Baker suffered from chronic back pain. She filed a claim for LTD benefits under the Plan due to this pain. The Plan stated that "Disability" means that during the Elimination Period and the following 24 months, Injury or Sickness causes physical or mental impairment to such a degree of severity that the claimant is: (1) continuously unable to perform the Material and Substantial Duties of her Regular Occupation; and (2) not Gainfully Employed. During Hartford's review of Baker's claim, Baker's employer produced a Physical Demands Analysis. The Analysis indicated that Baker's "typical work day entail[ed] seven (7) hours of sitting, a half-an-hour of standing (.5) total, and a half-an-hour of walking (.5)." The Analysis further indicated that Baker could "[a]lternate sitting and standing as needed." The employer also offered to modify Baker's work station "regarding sitting v. standing ratio." Shortly after its receipt of the Physical Demands Analysis, Hartford corresponded with Dr.
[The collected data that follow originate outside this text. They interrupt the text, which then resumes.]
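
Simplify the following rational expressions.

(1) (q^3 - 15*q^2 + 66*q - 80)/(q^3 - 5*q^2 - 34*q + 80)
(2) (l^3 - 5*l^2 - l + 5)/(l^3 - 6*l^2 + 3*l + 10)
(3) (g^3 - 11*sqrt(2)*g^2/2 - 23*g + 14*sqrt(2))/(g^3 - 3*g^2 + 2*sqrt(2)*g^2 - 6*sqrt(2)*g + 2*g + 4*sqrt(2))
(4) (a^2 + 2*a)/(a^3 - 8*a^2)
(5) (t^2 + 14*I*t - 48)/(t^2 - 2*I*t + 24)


(1) = (q - 5)/(q + 5)
(2) = (l - 1)/(l - 2)
(3) = (2*g^2 - 15*sqrt(2)*g + 14)/(2*g^2 - 6*g + 4)
(4) = (a + 2)/(a^2 - 8*a)
(5) = (t^2 + 14*I*t - 48)/(t^2 - 2*I*t + 24)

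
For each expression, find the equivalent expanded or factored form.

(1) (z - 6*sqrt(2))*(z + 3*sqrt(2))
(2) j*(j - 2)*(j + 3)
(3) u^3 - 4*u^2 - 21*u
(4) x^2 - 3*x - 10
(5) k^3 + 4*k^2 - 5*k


(1) = z^2 - 3*sqrt(2)*z - 36
(2) = j^3 + j^2 - 6*j
(3) = u*(u - 7)*(u + 3)
(4) = (x - 5)*(x + 2)
(5) = k*(k - 1)*(k + 5)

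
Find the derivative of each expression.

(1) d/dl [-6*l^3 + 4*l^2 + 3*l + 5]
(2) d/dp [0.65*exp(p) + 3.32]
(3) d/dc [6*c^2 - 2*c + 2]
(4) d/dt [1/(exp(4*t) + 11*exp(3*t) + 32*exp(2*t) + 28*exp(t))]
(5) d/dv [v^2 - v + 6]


(1) = -18*l^2 + 8*l + 3
(2) = 0.65*exp(p)
(3) = 12*c - 2
(4) = (-4*exp(3*t) - 33*exp(2*t) - 64*exp(t) - 28)*exp(-t)/(exp(3*t) + 11*exp(2*t) + 32*exp(t) + 28)^2
(5) = 2*v - 1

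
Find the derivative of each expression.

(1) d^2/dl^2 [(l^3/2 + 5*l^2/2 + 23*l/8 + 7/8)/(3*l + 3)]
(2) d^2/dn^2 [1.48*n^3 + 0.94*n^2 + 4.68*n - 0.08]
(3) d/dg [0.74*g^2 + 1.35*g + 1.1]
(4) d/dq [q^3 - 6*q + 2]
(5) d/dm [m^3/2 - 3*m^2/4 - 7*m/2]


(1) = 1/3
(2) = 8.88*n + 1.88
(3) = 1.48*g + 1.35
(4) = 3*q^2 - 6
(5) = 3*m^2/2 - 3*m/2 - 7/2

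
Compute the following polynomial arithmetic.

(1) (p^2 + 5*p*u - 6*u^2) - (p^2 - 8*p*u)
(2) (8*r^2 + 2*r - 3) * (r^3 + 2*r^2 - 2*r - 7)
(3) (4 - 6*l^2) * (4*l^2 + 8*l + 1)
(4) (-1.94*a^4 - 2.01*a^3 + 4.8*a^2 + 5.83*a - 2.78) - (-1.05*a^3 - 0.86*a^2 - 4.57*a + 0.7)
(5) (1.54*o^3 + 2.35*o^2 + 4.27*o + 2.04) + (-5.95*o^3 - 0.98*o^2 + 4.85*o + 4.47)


(1) = 13*p*u - 6*u^2
(2) = 8*r^5 + 18*r^4 - 15*r^3 - 66*r^2 - 8*r + 21
(3) = -24*l^4 - 48*l^3 + 10*l^2 + 32*l + 4
(4) = -1.94*a^4 - 0.96*a^3 + 5.66*a^2 + 10.4*a - 3.48
(5) = -4.41*o^3 + 1.37*o^2 + 9.12*o + 6.51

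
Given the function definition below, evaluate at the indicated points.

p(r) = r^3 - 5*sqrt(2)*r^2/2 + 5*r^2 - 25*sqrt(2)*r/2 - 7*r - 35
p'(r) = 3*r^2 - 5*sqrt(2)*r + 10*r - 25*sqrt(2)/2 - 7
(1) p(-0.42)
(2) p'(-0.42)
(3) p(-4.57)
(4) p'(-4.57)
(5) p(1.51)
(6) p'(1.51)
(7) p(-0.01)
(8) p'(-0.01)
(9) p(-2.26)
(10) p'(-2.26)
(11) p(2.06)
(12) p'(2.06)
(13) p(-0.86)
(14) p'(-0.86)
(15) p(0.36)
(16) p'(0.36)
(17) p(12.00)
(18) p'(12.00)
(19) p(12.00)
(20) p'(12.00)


(1) = -24.45
(2) = -25.38
(3) = 12.92
(4) = 24.59
(5) = -65.48
(6) = -13.41
(7) = -34.75
(8) = -24.71
(9) = 16.71
(10) = -15.97
(11) = -70.88
(12) = -5.91
(13) = -13.33
(14) = -24.98
(15) = -43.65
(16) = -23.23
(17) = 1607.75
(18) = 442.47
(19) = 1607.75
(20) = 442.47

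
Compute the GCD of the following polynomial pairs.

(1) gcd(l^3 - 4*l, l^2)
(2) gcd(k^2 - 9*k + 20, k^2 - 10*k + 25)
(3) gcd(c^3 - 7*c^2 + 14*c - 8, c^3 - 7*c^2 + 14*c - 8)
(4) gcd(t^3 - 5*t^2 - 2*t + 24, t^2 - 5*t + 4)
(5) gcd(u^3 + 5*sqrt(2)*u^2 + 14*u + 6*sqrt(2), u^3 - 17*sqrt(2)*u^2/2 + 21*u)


(1) = gcd(l*(l - 2)*(l + 2), l^2) = l
(2) = k - 5
(3) = c^3 - 7*c^2 + 14*c - 8
(4) = t - 4
(5) = gcd((u + sqrt(2))^2*(u + 3*sqrt(2)), u*(u - 7*sqrt(2))*(u - 3*sqrt(2)/2)) = 1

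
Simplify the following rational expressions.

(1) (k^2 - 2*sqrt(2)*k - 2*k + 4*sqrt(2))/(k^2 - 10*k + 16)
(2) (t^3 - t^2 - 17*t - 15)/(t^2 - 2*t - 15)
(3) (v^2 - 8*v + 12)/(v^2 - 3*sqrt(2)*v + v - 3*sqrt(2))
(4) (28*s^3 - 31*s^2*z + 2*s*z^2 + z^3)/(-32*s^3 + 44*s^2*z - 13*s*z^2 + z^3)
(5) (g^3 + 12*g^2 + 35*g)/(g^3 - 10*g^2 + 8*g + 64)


(1) = (k - 2*sqrt(2))/(k - 8)
(2) = t + 1
(3) = (v^2 - 8*v + 12)/(v^2 + v*(1 - 3*sqrt(2)) - 3*sqrt(2))
(4) = (7*s + z)/(-8*s + z)
(5) = (g^3 + 12*g^2 + 35*g)/(g^3 - 10*g^2 + 8*g + 64)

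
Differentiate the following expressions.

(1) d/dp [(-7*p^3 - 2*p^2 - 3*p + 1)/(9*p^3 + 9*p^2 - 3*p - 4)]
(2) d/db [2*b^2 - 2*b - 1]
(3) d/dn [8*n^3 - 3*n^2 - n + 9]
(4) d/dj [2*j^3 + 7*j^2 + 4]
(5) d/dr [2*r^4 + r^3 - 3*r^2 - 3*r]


(1) = (-45*p^4 + 96*p^3 + 90*p^2 - 2*p + 15)/(81*p^6 + 162*p^5 + 27*p^4 - 126*p^3 - 63*p^2 + 24*p + 16)
(2) = 4*b - 2
(3) = 24*n^2 - 6*n - 1
(4) = 2*j*(3*j + 7)
(5) = 8*r^3 + 3*r^2 - 6*r - 3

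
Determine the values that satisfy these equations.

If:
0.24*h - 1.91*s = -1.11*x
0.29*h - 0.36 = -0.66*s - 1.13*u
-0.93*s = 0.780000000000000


Then:
h = -4.625*x - 6.6747311827957
s = -0.84
u = 1.18694690265487*x + 2.52143400894471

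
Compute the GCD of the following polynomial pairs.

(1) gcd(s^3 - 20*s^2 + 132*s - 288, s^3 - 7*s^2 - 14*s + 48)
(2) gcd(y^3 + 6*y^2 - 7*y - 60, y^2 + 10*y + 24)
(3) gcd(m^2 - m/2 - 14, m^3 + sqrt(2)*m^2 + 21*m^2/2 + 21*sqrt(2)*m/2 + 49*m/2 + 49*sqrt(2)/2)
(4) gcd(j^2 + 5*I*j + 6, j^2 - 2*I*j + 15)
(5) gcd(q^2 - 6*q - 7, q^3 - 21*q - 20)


(1) = s - 8
(2) = y + 4
(3) = gcd((m - 4)*(m + 7/2), (m + 7/2)*(m + 7)*(m + sqrt(2))) = m + 7/2
(4) = gcd((j - I)*(j + 6*I), (j - 5*I)*(j + 3*I)) = 1
(5) = q + 1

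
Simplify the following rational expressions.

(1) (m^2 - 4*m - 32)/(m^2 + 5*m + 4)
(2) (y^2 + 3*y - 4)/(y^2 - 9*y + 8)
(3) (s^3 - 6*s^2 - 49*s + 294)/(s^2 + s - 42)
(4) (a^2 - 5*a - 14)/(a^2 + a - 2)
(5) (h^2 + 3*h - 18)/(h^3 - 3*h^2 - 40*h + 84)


(1) = (m - 8)/(m + 1)
(2) = (y + 4)/(y - 8)
(3) = s - 7
(4) = (a - 7)/(a - 1)
(5) = (h - 3)/(h^2 - 9*h + 14)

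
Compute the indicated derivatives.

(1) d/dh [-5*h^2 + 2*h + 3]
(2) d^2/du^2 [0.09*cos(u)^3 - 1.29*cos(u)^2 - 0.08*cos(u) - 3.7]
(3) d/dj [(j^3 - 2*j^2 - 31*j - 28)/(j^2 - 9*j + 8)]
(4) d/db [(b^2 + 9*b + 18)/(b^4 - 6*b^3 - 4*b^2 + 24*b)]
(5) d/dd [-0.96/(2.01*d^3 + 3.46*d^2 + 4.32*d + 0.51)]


(1) = 2 - 10*h
(2) = 0.0125*cos(u) + 2.58*cos(2*u) - 0.2025*cos(3*u)
(3) = (j^4 - 18*j^3 + 73*j^2 + 24*j - 500)/(j^4 - 18*j^3 + 97*j^2 - 144*j + 64)
(4) = (-2*b^5 - 21*b^4 + 36*b^3 + 384*b^2 + 144*b - 432)/(b^2*(b^6 - 12*b^5 + 28*b^4 + 96*b^3 - 272*b^2 - 192*b + 576))
(5) = (5.7888*d^2 + 6.6432*d + 4.1472)/(2.01*d^3 + 3.46*d^2 + 4.32*d + 0.51)^2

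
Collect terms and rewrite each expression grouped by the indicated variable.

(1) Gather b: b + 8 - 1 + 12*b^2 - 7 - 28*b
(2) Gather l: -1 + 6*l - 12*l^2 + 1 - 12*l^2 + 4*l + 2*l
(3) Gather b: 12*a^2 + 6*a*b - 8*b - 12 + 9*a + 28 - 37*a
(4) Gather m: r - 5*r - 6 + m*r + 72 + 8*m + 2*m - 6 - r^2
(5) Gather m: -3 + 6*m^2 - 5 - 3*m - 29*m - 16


(1) = 12*b^2 - 27*b
(2) = -24*l^2 + 12*l
(3) = 12*a^2 - 28*a + b*(6*a - 8) + 16
(4) = m*(r + 10) - r^2 - 4*r + 60
(5) = 6*m^2 - 32*m - 24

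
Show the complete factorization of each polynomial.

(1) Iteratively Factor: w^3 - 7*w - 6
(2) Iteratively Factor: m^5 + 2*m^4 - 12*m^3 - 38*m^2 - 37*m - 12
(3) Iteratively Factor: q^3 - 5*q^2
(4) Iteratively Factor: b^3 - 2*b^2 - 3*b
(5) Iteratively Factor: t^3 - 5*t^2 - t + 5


(1) = (w + 2)*(w^2 - 2*w - 3) = (w + 1)*(w + 2)*(w - 3)
(2) = (m + 1)*(m^4 + m^3 - 13*m^2 - 25*m - 12) = (m + 1)^2*(m^3 - 13*m - 12) = (m + 1)^2*(m + 3)*(m^2 - 3*m - 4) = (m - 4)*(m + 1)^2*(m + 3)*(m + 1)
(3) = (q)*(q^2 - 5*q) = q^2*(q - 5)
(4) = (b - 3)*(b^2 + b) = (b - 3)*(b + 1)*(b)
(5) = (t + 1)*(t^2 - 6*t + 5) = (t - 1)*(t + 1)*(t - 5)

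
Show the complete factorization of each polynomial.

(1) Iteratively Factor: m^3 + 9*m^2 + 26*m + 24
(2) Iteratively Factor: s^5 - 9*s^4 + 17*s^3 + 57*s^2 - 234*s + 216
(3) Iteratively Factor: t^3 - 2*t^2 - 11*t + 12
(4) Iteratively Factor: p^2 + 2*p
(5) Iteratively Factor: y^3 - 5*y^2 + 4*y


(1) = (m + 2)*(m^2 + 7*m + 12) = (m + 2)*(m + 3)*(m + 4)
(2) = (s - 2)*(s^4 - 7*s^3 + 3*s^2 + 63*s - 108) = (s - 3)*(s - 2)*(s^3 - 4*s^2 - 9*s + 36) = (s - 4)*(s - 3)*(s - 2)*(s^2 - 9) = (s - 4)*(s - 3)*(s - 2)*(s + 3)*(s - 3)
(3) = (t + 3)*(t^2 - 5*t + 4) = (t - 4)*(t + 3)*(t - 1)
(4) = (p + 2)*(p)
(5) = (y)*(y^2 - 5*y + 4) = y*(y - 4)*(y - 1)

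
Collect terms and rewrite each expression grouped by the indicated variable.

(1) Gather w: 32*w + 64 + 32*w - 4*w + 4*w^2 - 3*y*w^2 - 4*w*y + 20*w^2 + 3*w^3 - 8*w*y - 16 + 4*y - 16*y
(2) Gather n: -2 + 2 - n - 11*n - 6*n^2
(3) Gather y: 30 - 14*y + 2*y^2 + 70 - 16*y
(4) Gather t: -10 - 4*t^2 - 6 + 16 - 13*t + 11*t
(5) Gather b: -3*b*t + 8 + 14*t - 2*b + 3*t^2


(1) = 3*w^3 + w^2*(24 - 3*y) + w*(60 - 12*y) - 12*y + 48
(2) = -6*n^2 - 12*n
(3) = 2*y^2 - 30*y + 100
(4) = -4*t^2 - 2*t
(5) = b*(-3*t - 2) + 3*t^2 + 14*t + 8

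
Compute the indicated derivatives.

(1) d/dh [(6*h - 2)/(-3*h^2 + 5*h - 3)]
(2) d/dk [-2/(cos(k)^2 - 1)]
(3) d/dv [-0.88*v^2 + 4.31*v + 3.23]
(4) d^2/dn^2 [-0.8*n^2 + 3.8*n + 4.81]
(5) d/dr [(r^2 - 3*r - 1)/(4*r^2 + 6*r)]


(1) = 2*(9*h^2 - 6*h - 4)/(9*h^4 - 30*h^3 + 43*h^2 - 30*h + 9)
(2) = -4*cos(k)/sin(k)^3
(3) = 4.31 - 1.76*v
(4) = -1.60000000000000
(5) = (9*r^2 + 4*r + 3)/(2*r^2*(4*r^2 + 12*r + 9))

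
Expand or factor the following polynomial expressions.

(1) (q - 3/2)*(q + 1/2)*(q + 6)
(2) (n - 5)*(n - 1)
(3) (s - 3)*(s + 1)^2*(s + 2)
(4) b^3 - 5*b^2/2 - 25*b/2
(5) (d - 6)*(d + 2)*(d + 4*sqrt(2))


(1) = q^3 + 5*q^2 - 27*q/4 - 9/2
(2) = n^2 - 6*n + 5
(3) = s^4 + s^3 - 7*s^2 - 13*s - 6
(4) = b*(b - 5)*(b + 5/2)
(5) = d^3 - 4*d^2 + 4*sqrt(2)*d^2 - 16*sqrt(2)*d - 12*d - 48*sqrt(2)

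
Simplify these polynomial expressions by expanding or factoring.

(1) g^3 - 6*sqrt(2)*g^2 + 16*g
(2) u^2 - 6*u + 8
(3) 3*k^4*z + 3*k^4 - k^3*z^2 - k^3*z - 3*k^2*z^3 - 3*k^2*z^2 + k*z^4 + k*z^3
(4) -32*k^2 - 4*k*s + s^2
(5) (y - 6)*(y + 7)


(1) = g*(g - 4*sqrt(2))*(g - 2*sqrt(2))
(2) = (u - 4)*(u - 2)
(3) = (-3*k + z)*(-k + z)*(k + z)*(k*z + k)
(4) = (-8*k + s)*(4*k + s)
(5) = y^2 + y - 42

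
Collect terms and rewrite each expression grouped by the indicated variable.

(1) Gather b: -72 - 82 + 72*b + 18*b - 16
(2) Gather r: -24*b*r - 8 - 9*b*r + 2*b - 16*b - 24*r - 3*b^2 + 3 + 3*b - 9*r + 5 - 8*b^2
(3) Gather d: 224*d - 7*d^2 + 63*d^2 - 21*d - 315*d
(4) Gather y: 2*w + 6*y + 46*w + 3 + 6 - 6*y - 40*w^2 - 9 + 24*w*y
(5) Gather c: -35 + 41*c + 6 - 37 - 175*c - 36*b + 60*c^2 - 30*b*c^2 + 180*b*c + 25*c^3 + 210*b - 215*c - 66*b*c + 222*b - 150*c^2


(1) = 90*b - 170
(2) = -11*b^2 - 11*b + r*(-33*b - 33)
(3) = 56*d^2 - 112*d
(4) = -40*w^2 + 24*w*y + 48*w
(5) = 396*b + 25*c^3 + c^2*(-30*b - 90) + c*(114*b - 349) - 66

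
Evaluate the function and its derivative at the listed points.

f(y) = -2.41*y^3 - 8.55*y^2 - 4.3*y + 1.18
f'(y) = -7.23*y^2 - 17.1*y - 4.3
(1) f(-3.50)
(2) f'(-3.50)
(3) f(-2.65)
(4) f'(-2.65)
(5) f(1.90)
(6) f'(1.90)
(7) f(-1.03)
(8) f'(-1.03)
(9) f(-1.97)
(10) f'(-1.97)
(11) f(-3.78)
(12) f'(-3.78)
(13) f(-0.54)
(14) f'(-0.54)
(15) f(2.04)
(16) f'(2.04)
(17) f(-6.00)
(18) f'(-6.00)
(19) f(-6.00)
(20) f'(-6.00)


(1) = 14.82
(2) = -33.02
(3) = -2.62
(4) = -9.76
(5) = -54.39
(6) = -62.89
(7) = -0.83
(8) = 5.64
(9) = -5.11
(10) = 1.33
(11) = 25.43
(12) = -42.97
(13) = 1.39
(14) = 2.83
(15) = -63.63
(16) = -69.27
(17) = 239.74
(18) = -161.98
(19) = 239.74
(20) = -161.98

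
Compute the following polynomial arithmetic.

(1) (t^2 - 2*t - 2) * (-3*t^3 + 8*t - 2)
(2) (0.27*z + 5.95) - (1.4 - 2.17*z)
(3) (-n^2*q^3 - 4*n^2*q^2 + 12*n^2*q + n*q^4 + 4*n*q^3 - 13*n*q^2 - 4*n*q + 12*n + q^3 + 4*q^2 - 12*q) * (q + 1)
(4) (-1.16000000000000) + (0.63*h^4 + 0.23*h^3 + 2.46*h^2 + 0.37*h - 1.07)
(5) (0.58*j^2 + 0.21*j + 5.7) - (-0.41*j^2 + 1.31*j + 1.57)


(1) = -3*t^5 + 6*t^4 + 14*t^3 - 18*t^2 - 12*t + 4
(2) = 2.44*z + 4.55
(3) = -n^2*q^4 - 5*n^2*q^3 + 8*n^2*q^2 + 12*n^2*q + n*q^5 + 5*n*q^4 - 9*n*q^3 - 17*n*q^2 + 8*n*q + 12*n + q^4 + 5*q^3 - 8*q^2 - 12*q
(4) = 0.63*h^4 + 0.23*h^3 + 2.46*h^2 + 0.37*h - 2.23
(5) = 0.99*j^2 - 1.1*j + 4.13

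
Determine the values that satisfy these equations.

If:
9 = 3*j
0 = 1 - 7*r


Then:
j = 3
r = 1/7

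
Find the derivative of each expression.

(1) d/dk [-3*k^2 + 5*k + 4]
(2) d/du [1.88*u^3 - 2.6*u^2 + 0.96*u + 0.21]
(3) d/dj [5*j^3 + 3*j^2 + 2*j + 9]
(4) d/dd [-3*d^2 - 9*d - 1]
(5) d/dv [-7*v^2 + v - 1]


(1) = 5 - 6*k
(2) = 5.64*u^2 - 5.2*u + 0.96
(3) = 15*j^2 + 6*j + 2
(4) = -6*d - 9
(5) = 1 - 14*v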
Cooke. He confirmed that Baker's "only activity limitations and restrictions were to limit prolonged sitting and avoid heavy lifting." Hartford then denied Baker's claim for the LTD benefits, after concluding that she was able to perform the "essential duties" of her position.

In analyzing the case, the Third Circuit Court of Appeals (the "Court") noted that Hartford, as claims administrator, was vested with discretion to determine Plan eligibility and an employee's entitlement to benefits. As such, its decision to deny Baker's claim for LTD benefits may be reversed only if it was arbitrary or capricious, that is, if it was without reason, unsupported by substantial evidence or erroneous as a matter of law. The Court also said that, since Hartford both evaluates claims and pays benefits, Hartford has a conflict of interest which must be taken into account as a factor in determining whether Hartford was arbitrary or capricious.

The Court concluded that Hartford had not acted arbitrarily or capriciously in denying Baker's claim for LTD benefits. It said that, to be eligible for long-term disability under the Plan, Baker had to prove that she was continuously unable to perform the material and substantial duties of her regular occupation. As Dr. Cooke indicated, prolonged sitting was the central obstacle to Baker's resumption of her duties. Dr. Cooke, however, informed Hartford that Baker could return to work if she could avoid sitting for prolonged periods. Baker's employer was open to modifying Baker's work station so that the "sitting v. standing ratio" was more conducive to Baker's requirements. Baker did not carry her burden to show that, in spite of the modifications, she was unable to perform the necessary functions of her occupation. As such, the Court upheld the district court's summary judgment against Baker.